GHK-Cu's stability profile is defined primarily by the integrity of the Cu2+-peptide coordination bond. This bond is robust under physiological and mildly acidic pH (pH 4.5-8.0) but is vulnerable to disruption by strong reducing agents and competing chelators at any pH, and by strongly acidic conditions (pH below 4.0).

• Lyophilized powder at -20 degrees C: Stable for 24-36 months. The copper complex is stable in the dry state—the blue color may be faint or absent in lyophilized form but develops fully upon reconstitution.
• Lyophilized powder at 2-8 degrees C: Stable for 6-12 months. Acceptable for active research batches.
• Reconstituted solution at 2-8 degrees C: The blue solution is stable for 28-30 days. Monitor color intensity at each use—fading blue indicates copper dissociation from the peptide complex. Discard if colorless.
• pH stability range: Stable at pH 4.5-8.0. Do not reconstitute in solutions below pH 4.0. BAC water (pH approximately 5.5) is within the optimal range.
• Freeze-thaw cycles (reconstituted): Discouraged. Repeated cycles can gradually dissociate the Cu2+ coordination geometry, reducing complex stability without producing visible color change in early cycles.
• Incompatible compounds: Ascorbic acid, EDTA, dithiothreitol (DTT), beta-mercaptoethanol, and other chelating or reducing agents. These will irreversibly break the copper-peptide bond.

Why is GHK-Cu dosed in mg while other peptides are dosed in mcg?

The mg vs mcg distinction reflects the fundamental difference between GHK-Cu's mechanism and that of receptor-targeted peptides. Peptides that act as receptor agonists—BPC-157, Ipamorelin, Semaglutide—produce biological effects through signal amplification: a single receptor occupancy event triggers a G protein cascade that activates thousands of downstream effector molecules. This amplification means that nanomolar receptor occupancy (achievable with microgram doses) produces measurable physiological responses. GHK-Cu does not act through a single receptor-amplification mechanism. Its gene-modulatory effects require sufficient intracellular copper-peptide complex to interact with chromatin-remodeling machinery, transcription factor binding sites, and epigenetic regulators across thousands of gene loci simultaneously. This is a stoichiometric rather than catalytic mechanism—the peptide must be present in proportion to the biological substrate it modulates, not merely above a receptor-binding threshold. Consequently, effective concentrations in cell culture and animal models are in the low-to-mid micromolar range, translating to milligram-per-kilogram doses in vivo.
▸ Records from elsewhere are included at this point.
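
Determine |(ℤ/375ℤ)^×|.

375 = 3 · 5^3.
φ(3) = 3 − 1 = 2.
φ(5^3) = 5^2·(5−1) = 25·4 = 100.
φ(375) = 2 × 100 = 200.

200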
How long does the blue GHK-Cu solution remain stable in the refrigerator?

A properly reconstituted and stored GHK-Cu solution in bacteriostatic water at 2-8 degrees C will maintain its characteristic blue color and research-grade stability for 28-30 days. The benzyl alcohol preservative in BAC water prevents microbial growth throughout this window. Use the color as a proxy for copper complex integrity: vivid, uniform blue indicates intact Cu2+-GHK coordination; fading or colorless solution indicates progressive copper dissociation and should be treated as compromised. For long-duration studies requiring consistent dose preparation, prepare fresh vials every 21 days rather than relying on the full 30-day window—this provides a 9-day buffer against undetected early degradation. Time-stamp all reconstituted GHK-Cu vials and document color at each use in your research protocol.